Харальд, сын Александра, в упор посмотрел на меня и сделал еле заметный
жест рукой. Повинуясь его приказу, один из Агнцев обрушил на нас мощное
изолирующее заклинание. Я встретил его контрзаклинанием -- тем самым,
которое диктовал сорок минут.
На первый взгляд, мои чары не подействовали. И на второй, казалось бы,
тоже. Мой Образ и Знаки Янь Агнцев улетучились, а Бренда утратила связь с
Формирующими. Вокруг нас в радиусе нескольких миль установилась область
недоступности к внешним источникам силы.
-- Вот ты и попался, дядя Артур, исчадие ада! -- с мрачной
торжественностью произнес Харальд, глядя на меня не просто с ненавистью, а с
иступленной ненавистью религиозного фанатика. -- Теперь не уйдешь. Ты,
небось, думал, что раз убил одного Агнца, то и дело с концом? Ан нет! Бог
любит троицу.
-- Ты же отрекся от Троицы, -- напомнил я ему.
-- Это неважно, -- отмахнулся Харальд. -- Когда я ближе познакомился с
Господом, то понял, что митраизм -- такой же обман, как и христианство. Бог
един, и он Порядок, а все остальное от лукавого. Отец долго пичкал меня
байками про этого еврея-отщепенца, Иисуса из Назарета, потом Амадис травил
мне всякую туфту о Митре, но наконец я прозрел и понял, что истина в самом
Порядке. В нем и только в нем. А ты служишь Сатане, Артур. Поэтому ты должен
умереть.
-- Харальд, безумец! -- подал голос из своего кресла Александр. -- Что
ты делаешь? Опомнись! Порядок не Бог, это лишь часть Вселенной, сотворенной
Всевышним, который стоит над всем мирозданием. Порядок так же бренен, как и
Хаос, как и...
-- Замолчи, отец! -- строго перебил его Харальд. -- Не богохульствуй!

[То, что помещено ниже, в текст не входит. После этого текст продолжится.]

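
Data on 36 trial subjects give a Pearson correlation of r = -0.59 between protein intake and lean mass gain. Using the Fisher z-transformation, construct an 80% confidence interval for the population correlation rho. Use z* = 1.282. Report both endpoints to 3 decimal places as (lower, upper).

(-0.717, -0.426)

z_r = atanh(-0.59) = -0.677666;  SE = 1/√(n−3) = 1/√33 = 0.174078
z-limits: -0.677666 ± 1.282·0.174078 = -0.677666 ± 0.223168 = [-0.900834, -0.454498]
ρ-limits: (tanh -0.900834, tanh -0.454498) = (-0.717, -0.426)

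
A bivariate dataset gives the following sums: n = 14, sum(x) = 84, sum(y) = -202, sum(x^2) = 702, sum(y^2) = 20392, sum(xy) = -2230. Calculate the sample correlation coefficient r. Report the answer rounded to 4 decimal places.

Numerator: nΣxy − (Σx)(Σy) = 14·(-2230) − (84)(-202) = -14252
Denominator: √[(nΣx²−(Σx)²)(nΣy²−(Σy)²)]
  nΣx²−(Σx)² = 14·702 − 7056 = 2772;  nΣy²−(Σy)² = 14·20392 − 40804 = 244684
  √(2772·244684) = √678264048 = 26043.5030
r = -14252 / 26043.5030 = -0.5472

-0.5472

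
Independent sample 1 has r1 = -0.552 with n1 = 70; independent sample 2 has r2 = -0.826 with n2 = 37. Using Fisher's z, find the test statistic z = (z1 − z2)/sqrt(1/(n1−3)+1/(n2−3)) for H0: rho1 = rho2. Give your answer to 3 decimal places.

z1 = atanh(-0.552) = -0.621253,  z2 = atanh(-0.826) = -1.175414
SE = √(1/(n1−3) + 1/(n2−3)) = √(1/67 + 1/34) = √(0.0149254 + 0.0294118) = √0.0443372 = 0.210564
z = (z1 − z2)/SE = (-0.621253 − (-1.175414)) / 0.210564 = 0.554161 / 0.210564 = 2.632

2.632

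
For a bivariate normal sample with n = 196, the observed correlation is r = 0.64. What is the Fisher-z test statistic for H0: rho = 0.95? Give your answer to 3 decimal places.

z_r = atanh(0.64) = 0.758174,  z_0 = atanh(0.95) = 1.831781
SE = 1/√(n−3) = 1/√193 = 0.071982
z = (z_r − z_0)/SE = (0.758174 − 1.831781) / 0.071982 = -1.073607 / 0.071982 = -14.915

-14.915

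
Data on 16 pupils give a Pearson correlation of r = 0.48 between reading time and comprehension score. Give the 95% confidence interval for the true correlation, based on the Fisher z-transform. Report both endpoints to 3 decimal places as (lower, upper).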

Порядок само совершенство, и не смей равнять его с нечистым, безобразным
Хаосом. Надеюсь, когда-нибудь ты последуешь моему совету, пойдешь со мной и
посмотришь на истинный лик Господа -- грозный и прекрасный. Тогда ты
прозреешь и покаешься. Господь милостив, он простит тебя.
Мне стало по-настоящему жутко. Агрессивный фанатизм Харальда превзошел
все мои самые мрачные ожидания. Он напоминал мне моего отца Утера в худшие
дни его жизни, когда тот, находясь в состоянии жестокой депрессии,
принимался мечтать о повсеместном торжестве идеалов Порядка. Но если у Утера
были строгие моральные установки митраизма, не позволявшие ему всерьез
помышлять о воплощении своих грез в реальность, то примитивная первобытная
религия Харальда, похоже, была начисто лишена каких-либо этических норм.
Даже мой кузен Дионис, известный в Сумерках пессимист, и тот не предполагал,
что Харальд так глубоко увяз в Порядке.
-- Хватит, -- сказал я. -- Мы здесь не на теологическом семинаре. Мне
надоела твоя глупая болтовня, сын Александра.
Харальд мерзко улыбнулся:
-- О да, конечно! Тебе, отмеченному печатью Диавола, неприятно слышать
о Господе. Ну что ж, скоро ты вообще ничего не услышишь, кроме могильной
тишины.
-- Осторожно, -- предупредил его Александр. -- Артур приготовил
какую-то каверзу. Он знал, что ты появишься. Он нарочно подстроил все так,
чтобы ты появился.
-- Ах так! -- сказал Харальд, с любопытством взглянув на меня. --
Значит, он дурак. На сей раз хитрец перехитрил себя. Он жаждал встречи со
мной -- и он увидел меня. Теперь его ждет свидание со смертью. Наконец-то он
предстанет перед судом Всевышнего и будет низвергнут в Хаос, где ему самое
место. А я лишь рука Господня, его карающая длань.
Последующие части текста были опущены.